The answer to this depends on the field you're in. If you're a mathematician, then all norms in finite dimensions are equivalent: for any two norms $\|\cdot\|_a$ and $\|\cdot\|_b$, there exist constants $C_1,C_2$, which depend only on dimension (and a,b) such that:
$$C_1\|x\|_b\leq \|x\|_a\leq C_2\|x\|_b.$$
This implies that norms in finite dimensions are quite boring and there is essentially no difference between them except in how they scale. This usually means that you can choose the most convenient norm for the problem you're trying to solve. Usually you want to answer questions like "is this operator or procedure bounded" or "does this numerical process converge." With boundedness, you only usually care that something is finite. With convergence, by sacrificing the rate at which you have convergence, you can opt to use a more convenient norm.

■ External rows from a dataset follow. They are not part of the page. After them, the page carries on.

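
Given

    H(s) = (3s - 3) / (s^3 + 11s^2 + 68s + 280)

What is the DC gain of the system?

H(0) = -3/280 ≈ -0.01071

Set s = 0: H(0) = (-3) / (280) = -3/280.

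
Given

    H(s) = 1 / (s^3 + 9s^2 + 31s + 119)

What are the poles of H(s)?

s = -1 + 4j, -1 - 4j, -7

The poles are the roots of the denominator s^3 + 9s^2 + 31s + 119 = 0.
Trying s = -7: the polynomial evaluates to 0, so (s + 7) is a factor.
Dividing out leaves s^2 + 2s + 17 = 0.
The quadratic formula then gives s = -1 ± 4j.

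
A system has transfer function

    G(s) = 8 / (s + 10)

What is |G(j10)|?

|G(j10)| ≈ 0.5657

Substitute s = j10: numerator = 8, denominator = 10 + j10.
|G(j10)| = |8| / |10 + j10| = 8 / 14.142 ≈ 0.5657.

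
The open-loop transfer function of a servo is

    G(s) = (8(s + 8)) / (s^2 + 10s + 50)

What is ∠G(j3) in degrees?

∠G(j3) ≈ -15.64°

At s = j3: numerator = 64 + j24, denominator = 41 + j30.
∠G = ∠num − ∠den = 20.556° − (36.193°) = -15.64°.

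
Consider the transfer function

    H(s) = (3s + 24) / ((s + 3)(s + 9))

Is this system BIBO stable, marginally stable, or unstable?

The poles can be read from the denominator factors: s = -3, -9.
Since all poles lie strictly in the left half-plane, the system is stable.

stable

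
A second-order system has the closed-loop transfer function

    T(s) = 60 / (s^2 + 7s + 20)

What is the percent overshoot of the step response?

%OS ≈ 1.93%

Comparing s^2 + 7s + 20 to s^2 + 2ζωₙs + ωₙ²: ωₙ = √20 ≈ 4.472 rad/s and ζ = 7/(2·√20) ≈ 0.7826.
%OS = 100·exp(−πζ/√(1−ζ²)) = 100·exp(−π·0.7826/√(1−0.7826²)) ≈ 1.93%.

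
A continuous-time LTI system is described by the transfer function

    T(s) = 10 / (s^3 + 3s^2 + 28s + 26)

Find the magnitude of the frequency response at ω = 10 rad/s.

Substitute s = j10: numerator = 10, denominator = -274 - j720.
|T(j10)| = |10| / |-274 - j720| = 10 / 770.37 ≈ 0.01298.

|T(j10)| ≈ 0.01298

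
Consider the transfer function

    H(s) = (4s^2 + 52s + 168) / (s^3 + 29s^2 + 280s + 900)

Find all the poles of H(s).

s = -10, -9, -10

The poles are the roots of the denominator s^3 + 29s^2 + 280s + 900 = 0.
Trying s = -10: the polynomial evaluates to 0, so (s + 10) is a factor.
Dividing out leaves s^2 + 19s + 90 = 0.
Factoring the quadratic: (s + 9)(s + 10) = 0.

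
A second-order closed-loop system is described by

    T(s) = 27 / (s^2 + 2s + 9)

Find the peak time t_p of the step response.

t_p ≈ 1.111 s

Comparing s^2 + 2s + 9 to s^2 + 2ζωₙs + ωₙ²: ωₙ = 3 rad/s and ζ = 2/(2·3) ≈ 0.3333.
ζωₙ = 2/2 = 1, so ω_d = ωₙ√(1−ζ²) = √(ωₙ² − (ζωₙ)²) = √(9 − 1²) = √8 ≈ 2.828 rad/s.
t_p = π/ω_d = π/2.828 ≈ 1.111 s.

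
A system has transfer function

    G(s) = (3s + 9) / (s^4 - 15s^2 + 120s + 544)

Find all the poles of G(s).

The poles are the roots of the denominator s^4 - 15s^2 + 120s + 544 = 0.
No real roots exist; factor into two real quadratics: (s^2 + 8s + 17)(s^2 - 8s + 32) = 0.
Each quadratic gives a conjugate pair via the quadratic formula.

s = -4 + j, -4 - j, 4 + 4j, 4 - 4j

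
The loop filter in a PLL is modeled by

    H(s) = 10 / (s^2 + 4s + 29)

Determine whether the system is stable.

stable

The poles can be read from the denominator factors: s = -2 + 5j, -2 - 5j.
Since all poles lie strictly in the left half-plane, the system is stable.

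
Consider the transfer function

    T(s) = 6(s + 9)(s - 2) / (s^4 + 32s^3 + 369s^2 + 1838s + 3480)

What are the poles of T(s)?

s = -5 ± 2j, -12, -10

The poles are the roots of the denominator s^4 + 32s^3 + 369s^2 + 1838s + 3480 = 0.
Trying s = -12: the polynomial evaluates to 0, so (s + 12) is a factor.
Dividing out leaves s^3 + 20s^2 + 129s + 290 = 0.
This factors further as (s^2 + 10s + 29)(s + 10) = 0.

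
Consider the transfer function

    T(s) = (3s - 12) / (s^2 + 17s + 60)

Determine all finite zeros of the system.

Set the numerator to zero: 3s - 12 = 0, i.e. 3·(s - 4) = 0.
So s = 4.

s = 4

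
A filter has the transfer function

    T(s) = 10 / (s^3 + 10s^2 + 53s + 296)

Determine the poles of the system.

s = -1 ± 6j, -8

The poles are the roots of the denominator s^3 + 10s^2 + 53s + 296 = 0.
Trying s = -8: the polynomial evaluates to 0, so (s + 8) is a factor.
Dividing out leaves s^2 + 2s + 37 = 0.
The quadratic formula then gives s = -1 ± 6j.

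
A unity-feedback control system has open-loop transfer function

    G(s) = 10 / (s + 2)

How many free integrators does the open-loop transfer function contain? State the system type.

The denominator has no factor of s at the origin — no free integrator — so this is a Type 0 system.

Type 0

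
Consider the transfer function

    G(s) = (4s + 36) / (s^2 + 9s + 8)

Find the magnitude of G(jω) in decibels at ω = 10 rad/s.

Substitute s = j10: numerator = 36 + j40, denominator = -92 + j90.
|G(j10)| = |36 + j40| / |-92 + j90| = 53.814 / 128.70 ≈ 0.4181.
In decibels: 20·log₁₀(0.4181) ≈ -7.57 dB.

|G(j10)|_dB ≈ -7.57 dB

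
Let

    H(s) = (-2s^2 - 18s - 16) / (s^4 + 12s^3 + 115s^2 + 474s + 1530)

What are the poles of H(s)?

The poles are the roots of the denominator s^4 + 12s^3 + 115s^2 + 474s + 1530 = 0.
No real roots exist; factor into two real quadratics: (s^2 + 6s + 34)(s^2 + 6s + 45) = 0.
Each quadratic gives a conjugate pair via the quadratic formula.

s = -3 ± 5j, -3 ± 6j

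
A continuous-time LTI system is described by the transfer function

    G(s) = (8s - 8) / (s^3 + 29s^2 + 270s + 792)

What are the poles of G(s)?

The poles are the roots of the denominator s^3 + 29s^2 + 270s + 792 = 0.
Trying s = -6: the polynomial evaluates to 0, so (s + 6) is a factor.
Dividing out leaves s^2 + 23s + 132 = 0.
Factoring the quadratic: (s + 12)(s + 11) = 0.

s = -6, -12, -11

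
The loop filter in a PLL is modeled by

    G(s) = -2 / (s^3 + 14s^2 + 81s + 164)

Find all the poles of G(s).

The poles are the roots of the denominator s^3 + 14s^2 + 81s + 164 = 0.
Trying s = -4: the polynomial evaluates to 0, so (s + 4) is a factor.
Dividing out leaves s^2 + 10s + 41 = 0.
The quadratic formula then gives s = -5 ± 4j.

s = -5 + 4j, -5 - 4j, -4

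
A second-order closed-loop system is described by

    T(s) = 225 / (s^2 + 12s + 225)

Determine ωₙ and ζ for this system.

Compare the denominator to the standard form s^2 + 2ζωₙs + ωₙ².
ωₙ² = 225, so ωₙ = 15 rad/s.
2ζωₙ = 12, so ζ = 12/(2·15) = 0.4.
With ζ = 0.4 the response is underdamped.

ωₙ = 15 rad/s, ζ = 0.4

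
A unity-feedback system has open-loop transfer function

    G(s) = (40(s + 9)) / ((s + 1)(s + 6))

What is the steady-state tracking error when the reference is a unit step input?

G(s) has no poles at the origin.
This is a Type 0 system. Kp = lim_{s→0} G(s) = 360/6 = 60.
e_ss = 1/(1 + Kp) = 1/(1 + 60) = 1/61 ≈ 0.01639.

e_ss = 0.01639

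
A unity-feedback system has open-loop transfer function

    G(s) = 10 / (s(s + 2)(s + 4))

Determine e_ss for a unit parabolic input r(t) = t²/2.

G(s) has one pole at the origin.
This is a Type 1 system; Ka = lim_{s→0} s^2·G(s) = 0, so the steady-state error for a parabola input is infinite.

e_ss = ∞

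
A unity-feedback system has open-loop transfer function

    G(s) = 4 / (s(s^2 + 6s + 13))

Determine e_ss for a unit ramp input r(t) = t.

e_ss = 3.250

G(s) has one pole at the origin.
This is a Type 1 system. Kv = lim_{s→0} s·G(s) = 4/13.
e_ss = 1/Kv = 1/(4/13) = 13/4 ≈ 3.250.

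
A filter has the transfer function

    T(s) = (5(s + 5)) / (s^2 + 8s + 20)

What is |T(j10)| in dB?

Substitute s = j10: numerator = 25 + j50, denominator = -80 + j80.
|T(j10)| = |25 + j50| / |-80 + j80| = 55.902 / 113.14 ≈ 0.4941.
In decibels: 20·log₁₀(0.4941) ≈ -6.12 dB.

|T(j10)|_dB ≈ -6.12 dB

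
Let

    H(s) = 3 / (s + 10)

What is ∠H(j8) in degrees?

At s = j8: numerator = 3, denominator = 10 + j8.
∠H = ∠num − ∠den = 0° − (38.660°) = -38.66°.

∠H(j8) ≈ -38.66°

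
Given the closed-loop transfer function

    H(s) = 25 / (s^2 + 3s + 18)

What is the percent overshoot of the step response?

%OS ≈ 30.5%

Comparing s^2 + 3s + 18 to s^2 + 2ζωₙs + ωₙ²: ωₙ = √18 ≈ 4.243 rad/s and ζ = 3/(2·√18) ≈ 0.3536.
%OS = 100·exp(−πζ/√(1−ζ²)) = 100·exp(−π·0.3536/√(1−0.3536²)) ≈ 30.5%.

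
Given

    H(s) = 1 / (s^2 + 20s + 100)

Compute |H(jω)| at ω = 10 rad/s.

|H(j10)| = 0.005000

Substitute s = j10: numerator = 1, denominator = j200.
|H(j10)| = |1| / |j200| = 1 / 200 = 0.005000.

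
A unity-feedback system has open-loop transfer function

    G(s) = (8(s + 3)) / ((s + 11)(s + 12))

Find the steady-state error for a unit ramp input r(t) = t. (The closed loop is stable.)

e_ss = ∞

G(s) has no poles at the origin.
This is a Type 0 system; Kv = lim_{s→0} s·G(s) = 0, so the steady-state error for a ramp input is infinite.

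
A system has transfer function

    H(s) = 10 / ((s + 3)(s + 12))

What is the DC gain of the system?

H(0) = 5/18 ≈ 0.2778

At s = 0 each factor (s + a) contributes a and each (s^2 + bs + c) contributes c.
H(0) = 10·1 / ((3) · (12)) = 10/36 = 5/18.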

For example, in numerical linear algebra, the Frobenius norm is sometimes preferred because it's a lot easier to calculate than the euclidean norm, and also that it naturally connects with a wider class of Hilbert Schmidt operators. Also, like the Euclidean norm, it's submultiplictive: $\|AB\|_F\leq \|A\|_F\|B\|_F$, unlike say, the max norm, so it allows you to easily talk about operator multiplication in whatever space you're working in. People tend to really like both the $p=2$ norm and the Frobenius norm because they have natural relations to both the eigenvalues and singular values of matrices, along with being submultiplictive.
For practical purposes, the differences between norms become more pronounced because we live in a world of dimensions and it usually matters how big a certain quantity is, and how it's measured. Those constants $C_1,C_2$ above are not exactly tight, so it becomes important just how much more or less a certain norm $\|x\|_a$ is compared to $\|x\|_b$.